Jason Meenach and Greg Adams haven’t required their students to come see their door-slamming, cross-dressing turns in The Woodford Theatre’s production of A Tuna Christmas.
But any of Meenach’s and Adams’ drama students at Tates Creek High School and Paul Laurence Dunbar High School, respectively, who make the trip to Versailles will see that their acting teachers can indeed do the job.
“When your performing classes get to see you perform, it gives you a certain amount of credibility in the classroom,” Adams says. “They see, my teacher can really help me block this scene and my teacher can help me come up with this character because they’re up there doing their thing.”
Meenach, who also served a couple years as the artistic director of the Lexington Shakespeare Festival, said, “It’s a great chance to remind myself, this is what I’m asking my students to do, and the challenge of that; because if you get far from that, it’s difficult to maintain effective communication.”
And Tuna requires some chops.
In the show, the seasonal entry in the popular Tuna series by Jaston Williams, Joe Sears and Ed Howard, two actors play more than 20 roles in a story that celebrates and satirizes Southern, small-town stereotypes.
The characters range from radio disc jockeys Arles Struvi and Thurston Wheelis, who keep Greater Tuna informed; used-weapon store owner Didi Snavely, whose Christmas tree is decked out in ammo; frustrated matriarch Bertha Bumiller, whose philandering husband and paroled son are ruining her Christmas plans; the town snob Vera Carp; and Sheriff Givens, who bears no resemblance whatsoever to Justified’s Raylan Givens.
The outfits range from the T-shirt and jeans of parolee Stanley Bumiller to the complex church outfits of Pearl Burras.
“This is one of the only shows I know that has a full show behind the stage,” Adams says. “When you walk off stage, you just stand there like this,” he says, holding his arms out, “and people are dressing you. You just freeze. And that doesn’t happen once. It happens 50 times in this show.”

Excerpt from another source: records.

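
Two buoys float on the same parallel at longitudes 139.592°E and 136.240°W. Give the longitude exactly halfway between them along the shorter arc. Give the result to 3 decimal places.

Signed shortest Δλ from +139.592° to -136.240° is +84.168°.
Midpoint longitude = +139.592° + (+84.168°)/2 = +139.592° + 42.084° = +181.676°.
Normalise into (−180°, 180°]: -178.324°.
(The naïve average (+139.592 + -136.240)/2 = 1.676° is on the wrong side of the globe.)

178.324°W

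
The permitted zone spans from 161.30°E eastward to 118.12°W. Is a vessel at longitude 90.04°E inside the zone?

Band width going east from +161.30° to -118.12°: ((-118.12 − 161.30) mod 360) = 80.58°.
Offset of +90.04° east of the west edge: ((90.04 − 161.30) mod 360) = 288.74°.
288.74° > 80.58° ⇒ outside.

No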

That’s due to the combination of character changes and the energy of the show. They cannot flag or the humor will fall flat.
“There’s not really time to do anything but get ready for the next scene, because it’s such a high-energy show,” Adams says.
Meenach says, “It’s a huge challenge for an actor or anyone involved.”
Upping the ante for Adams is that he had less than a week to prepare for opening night. The actor originally cast in his part was unable to complete the show, and director Tonda Fields turned to Adams, who played the same role in Studio Players’ 2008 production of A Tuna Christmas.
Adams says he told some of his students, “You remember all those things I’ve made you memorize? Well, it’s payback time, so come on down and watch.”
After doing a run of the show, it was embedded in Adams’ noggin enough that he was able to get ready to go on without a script in hand in just a week.
It’s not like this is a slow season for either actor. As they take on Tuna, the fall semester is winding up for Fayette County public schools, complete with final papers and exams. For Meenach, it also comes at the end of a busy season in which he has directed two school shows and acted in two community productions, including Tuna.
“It’s been a little insane,” says Meeach, who describes the season as a “dramapalooza.” “People look at me and say, ‘Have you lost your mind?’ and I say, ‘If I wasn’t doing all of these things, that would make me lose my mind.’
“When my time is so compressed, that makes me raise my game a little bit, because I don’t have time to be non-productive or think about how tired I am.”
Meenach says he enjoys going out to The Woodford Theatre, directed by retired Fayette County high school drama teacher Trish Clark. She was Meenach’s former Shakespeare Festival colleague and one of Adams’ predecessors at Dunbar.
“Working with such quality people helps you forget I have this stack of essays to grade or grades to put in the computer,” Meenach says. “If you took that away, it’s like, ‘What’s the purpose?’ But having a great support system here makes all the difference.”